Son histoire personnelle vient rencontrer celle de la Russie. En 2013, le réalisateur assume ses convictions politiques et décide de rejoindre le mouvement pro-européen AutoMaïdan. Ce dernier milite pour la démission du président ukrainien pro-russe Viktor Ianoukovytch. En février 2014, lorsqu’éclate la crise de Crimée, Oleg Sentsov s’oppose fermement à l’annexion russe de sa région. Il vient en aide aux militaires ukrainiens assiégés dans leurs bases en leur apportant de la nourriture. A peine deux mois plus tard, il est arrêté par le pouvoir russe qui l’accuse de fomenter un acte terroriste. Pendant le procès, il est accablé par des preuves qui n’en finissent pas de se multiplier et des témoins à charge qui apparaissent peu à peu.

Un soutien international se met en place

Le 21 août dernier, Oleg Sentsov a ainsi entamé son centième jour de grève de la faim. Selon son avocat, le cinéaste ukrainien aurait perdu trente kilos depuis le début de cette grève, en mai dernier. Il refuse le transfert dans un hôpital, estimant que le personnel médical a manifesté une forme d’hostilité à son égard par le passé. Mais il est avant tout trop faible pour pouvoir être déplacé. Par l’intermédiaire de son avocat, il a pu écrire à son cousin : dans sa lettre, il raconte sa mise à l’écart de toute forme d’information et fait part de son extrême fragilité physique. Le 15 juin, il passe en soins intensifs : c’est à partir de ce moment que la mobilisation internationale est enclenchée. Sur le site de la société des réalisateurs de films, une pétition se met en place pour soutenir Oleg Sentsov : les réalisateurs Bertrand Tavernier et Jacques Audiard, ainsi que l’acteur américain George Clooney ne manquent pas de signer cette pétition. L’association Pen Club international s’engage également : regroupant des écrivains à travers le monde elle se donne comme objectif de « rassembler des écrivains de tous pays attachés aux valeurs de paix, de tolérance et de liberté, sans lesquelles la création devient impossible« . Le président de la République française, Emmanuel Macron, a quant à lui tenté d’ouvrir le dialogue avec Vladimir Poutine pour discuter de la libération du cinéaste. Sans succès. Même tentative du côte de la chancelière allemande et même résultat.
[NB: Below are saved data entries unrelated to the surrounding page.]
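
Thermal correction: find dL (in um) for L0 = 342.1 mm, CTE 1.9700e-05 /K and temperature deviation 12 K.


dL = L * alpha * dT
= 342.1 * 1.9700e-05 * 12
= 0.0808724 mm
dL_um = 0.0808724 * 1000 = 80.8724 um

80.8724


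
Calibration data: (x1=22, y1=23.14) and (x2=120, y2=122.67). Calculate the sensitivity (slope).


slope = (y2 - y1) / (x2 - x1)
= (122.67 - 23.14) / (120 - 22)
= 99.5300 / 98
= 1.0156

1.0156


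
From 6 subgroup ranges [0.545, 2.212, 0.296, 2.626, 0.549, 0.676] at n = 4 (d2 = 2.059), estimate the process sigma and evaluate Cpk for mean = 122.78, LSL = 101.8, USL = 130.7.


R_bar = (0.545 + 2.212 + 0.296 + 2.626 + 0.549 + 0.676) / 6 = 1.1506667
sigma = R_bar / d2 = 1.1506667 / 2.059 = 0.55884735
Cp = (USL - LSL)/(6*sigma) = (130.7 - 101.8)/(6*0.55884735) = 8.6189
Cpu = (130.7 - 122.78)/(3*0.55884735) = 4.7240
Cpl = (122.78 - 101.8)/(3*0.55884735) = 12.5139
Cpk = min(Cpu, Cpl) = 4.7240

4.7240


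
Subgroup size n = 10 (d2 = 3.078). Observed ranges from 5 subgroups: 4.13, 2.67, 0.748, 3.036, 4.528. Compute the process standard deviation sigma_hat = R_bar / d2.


R_bar = (4.13 + 2.67 + 0.748 + 3.036 + 4.528) / 5
R_bar = 15.112 / 5 = 3.0224
sigma_hat = R_bar / d2 = 3.0224 / 3.078 = 0.9819

0.9819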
Ce vendredi 14 septembre, des intellectuels et cinéastes ont décidé de se relayer tous les jours devant l’ambassade de Russie à Paris pour affirmer fermement leur soutien à Oleg Sentsov. Au cœur du XVIe arrondissement de Paris, une tente a été plantée. Chaque jour, à 9h du matin, une nouvelle personnalité viendra y jeûner pendant 24 heures. Première personnalité à inaugurer cette tente : Christiane Taubira. L’ancienne garde des Sceaux avait déjà affiché son soutien au réalisateur ukrainien pendant la coupe du monde de football, en juin dernier. Les prochaines personnalités sont pour l’instant inconnues.

La situation d’Oleg Sentsov est loin d’être un cas isolé en Russie. En 1975, l’écrivain russe Anatoli Martchenko publie un ouvrage dans lequel il raconte les conditions de vie dans les prisons et les camps de travail soviétiques. Il est alors accusé par le régime de propagande anti-soviétique. Emprisonné, il meurt onze ans plus tard, suite à une grève de la faim de trois mois depuis sa cellule. Il reçoit à titre posthume le prix Sakharov en 1988 mais il est trop tard. Reste-t-il encore une chance pour Oleg Sentsov de se faire entendre ?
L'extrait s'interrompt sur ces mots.